West to Grant Ukraine 17 Billion Dollars

Written by | Friday, May 2nd, 2014

Western leaders have agreed to provide Ukraine with a 17-billion-dollar bailout (about 12 billion euros) despite the pro-Russia movements and uprisings active in the east and south of the country. The International Monetary Fund (IMF) expressed its faith in the future of Ukraine, although the country’s incumbent leadership led by President Oleksander Turchynov seems to be helpless in dealing with the unrests.
A part of the bailout is reportedly tailored as an emergency assistance (3.2 billion USD) with the rest to be paid as a “stand-by arrangement” in the next two years. The money will be subject to “frequent reviews” of Ukraine’s compliance with austerity policies based on the model of Brussels bailout of Eurozone states. IMF official, Reza Moghadam, said that Kiev would have to tame its public wage and pension rises, fight corruption in tax collection and public procurement. Moreover, the country will also have to increase tax on alcohol and tobacco as well as gas prices, a move that is forecast to hit about 4.5 million Ukrainian households.
Mr Moghadam noted that the Ukrainian authorities saw the bailout program as a historical break with a past marked by crony capitalism, pervasive corruption, and poor governance.
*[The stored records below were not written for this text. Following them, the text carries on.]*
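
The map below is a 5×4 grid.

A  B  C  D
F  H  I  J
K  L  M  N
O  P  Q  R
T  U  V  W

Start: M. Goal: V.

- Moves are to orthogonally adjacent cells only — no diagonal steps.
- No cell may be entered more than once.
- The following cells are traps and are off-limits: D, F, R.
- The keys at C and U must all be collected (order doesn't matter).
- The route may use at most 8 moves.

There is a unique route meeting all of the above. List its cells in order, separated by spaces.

M I C B H L P U V

The 8-move cap with required stops at C, U leaves no slack for detours.
Route from M: up 2 to C, left 1 to B, down 4 to U, right 1 to V — 8 moves in all.
Check: all required cells visited; 8 ≤ 8 moves.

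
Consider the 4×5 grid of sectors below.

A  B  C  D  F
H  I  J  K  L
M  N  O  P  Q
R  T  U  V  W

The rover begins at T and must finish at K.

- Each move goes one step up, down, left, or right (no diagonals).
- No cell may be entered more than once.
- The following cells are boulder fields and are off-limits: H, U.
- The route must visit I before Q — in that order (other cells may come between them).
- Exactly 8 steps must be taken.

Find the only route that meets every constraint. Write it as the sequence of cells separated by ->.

T -> N -> I -> J -> O -> P -> Q -> L -> K

The waypoints must appear in the order I, Q, with no cell reused.
Route from T: up 2 to I, right 1 to J, down 1 to O, right 2 to Q, up 1 to L, left 1 to K — 8 moves in all.
Check: order respected (I at step 2, Q at step 6); 8 moves as required.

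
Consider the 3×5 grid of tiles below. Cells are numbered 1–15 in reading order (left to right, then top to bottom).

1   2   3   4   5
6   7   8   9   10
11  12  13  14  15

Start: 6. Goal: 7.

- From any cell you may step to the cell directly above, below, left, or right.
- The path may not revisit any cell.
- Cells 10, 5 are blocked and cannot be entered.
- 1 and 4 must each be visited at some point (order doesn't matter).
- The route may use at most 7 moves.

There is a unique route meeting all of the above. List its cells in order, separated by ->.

6 -> 1 -> 2 -> 3 -> 4 -> 9 -> 8 -> 7

The 7-move cap with required stops at 1, 4 leaves no slack for detours.
Route from 6: up 1 to 1, right 3 to 4, down 1 to 9, left 2 to 7 — 7 moves in all.
Check: all required cells visited; 7 ≤ 7 moves.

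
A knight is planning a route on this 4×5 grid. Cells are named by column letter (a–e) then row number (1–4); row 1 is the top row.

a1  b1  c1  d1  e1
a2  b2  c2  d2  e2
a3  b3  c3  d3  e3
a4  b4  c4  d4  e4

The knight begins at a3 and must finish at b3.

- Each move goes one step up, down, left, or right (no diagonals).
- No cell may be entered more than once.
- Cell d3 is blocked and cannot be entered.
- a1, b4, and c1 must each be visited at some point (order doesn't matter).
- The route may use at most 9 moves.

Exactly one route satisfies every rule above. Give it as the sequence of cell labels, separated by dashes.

The 9-move cap with required stops at a1, b4, c1 leaves no slack for detours.
Route from a3: up 2 to a1, right 2 to c1, down 3 to c4, left 1 to b4, up 1 to b3 — 9 moves in all.
Check: all required cells visited; 9 ≤ 9 moves.

a3 - a2 - a1 - b1 - c1 - c2 - c3 - c4 - b4 - b3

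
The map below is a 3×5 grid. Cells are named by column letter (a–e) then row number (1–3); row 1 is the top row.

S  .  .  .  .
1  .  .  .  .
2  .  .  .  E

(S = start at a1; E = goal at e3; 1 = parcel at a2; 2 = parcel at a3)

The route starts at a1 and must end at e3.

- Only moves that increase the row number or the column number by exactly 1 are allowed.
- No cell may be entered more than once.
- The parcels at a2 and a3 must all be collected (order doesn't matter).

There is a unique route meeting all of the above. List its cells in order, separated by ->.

Moves only go right or down, so the column and row indices never decrease.
Route from a1: 2× down (reaching a3), 4× right (reaching e3) — 6 moves in all.
Check: all required cells visited.

a1 -> a2 -> a3 -> b3 -> c3 -> d3 -> e3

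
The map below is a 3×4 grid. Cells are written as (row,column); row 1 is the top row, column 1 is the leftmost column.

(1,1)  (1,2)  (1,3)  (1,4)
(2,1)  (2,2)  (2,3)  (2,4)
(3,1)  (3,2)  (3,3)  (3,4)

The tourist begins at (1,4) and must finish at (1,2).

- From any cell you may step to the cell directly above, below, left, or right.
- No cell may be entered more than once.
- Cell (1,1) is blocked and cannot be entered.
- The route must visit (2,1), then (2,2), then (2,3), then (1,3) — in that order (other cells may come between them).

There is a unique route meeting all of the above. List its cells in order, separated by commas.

The waypoints must appear in the order (2,1), (2,2), (2,3), (1,3), with no cell reused.
Route from (1,4): down 2 to (3,4), left 3 to (3,1), up 1 to (2,1), right 2 to (2,3), up 1 to (1,3), left 1 to (1,2) — 10 moves in all.
Check: order respected ((2,1) at step 6, (2,2) at step 7, (2,3) at step 8, (1,3) at step 9).

(1,4), (2,4), (3,4), (3,3), (3,2), (3,1), (2,1), (2,2), (2,3), (1,3), (1,2)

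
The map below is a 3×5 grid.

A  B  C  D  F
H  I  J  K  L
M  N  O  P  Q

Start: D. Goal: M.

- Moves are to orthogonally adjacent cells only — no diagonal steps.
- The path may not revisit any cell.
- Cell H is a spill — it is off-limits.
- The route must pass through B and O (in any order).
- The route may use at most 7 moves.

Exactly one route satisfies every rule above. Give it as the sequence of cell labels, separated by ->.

D -> C -> B -> I -> J -> O -> N -> M

The 7-move cap with required stops at B, O leaves no slack for detours.
Route from D: 2× left (reaching B), down to I, right to J, down to O, 2× left (reaching M) — 7 moves in all.
Check: all required cells visited; 7 ≤ 7 moves.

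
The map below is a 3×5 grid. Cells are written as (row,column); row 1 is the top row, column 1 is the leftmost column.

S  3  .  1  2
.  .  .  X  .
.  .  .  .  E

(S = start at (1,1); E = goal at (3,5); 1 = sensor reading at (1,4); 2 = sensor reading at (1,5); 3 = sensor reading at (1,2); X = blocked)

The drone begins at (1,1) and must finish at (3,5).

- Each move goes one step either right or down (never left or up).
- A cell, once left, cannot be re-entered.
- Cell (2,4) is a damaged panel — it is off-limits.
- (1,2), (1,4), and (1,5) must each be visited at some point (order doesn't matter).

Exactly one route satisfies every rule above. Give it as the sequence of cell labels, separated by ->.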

In his opinion, the authorities are confident that there is a window opportunity for bold and ambitious reforms in order to make Ukraine a dynamic and competitive emerging market economy with a healthy business environment and a transparent government.
The Western bailout comes as an extra aid package on the top of an 11-billion-euro assistance program, EU trade tariff reductions worth 500 million euro annually, and a 1-billion-dollar US loan guarantee framework. The West’s aid endeavour is partly seen as a response to Russia’s attempt to destabilise the Ukrainian economy by major gas price hikes before the elections on May 25. In Mr Moghadi’s opinion, though, the biggest threat to the stability and development of the country are “geopolitical tensions” triggered by pro-Russian uprising throughout Ukraine’s south and east.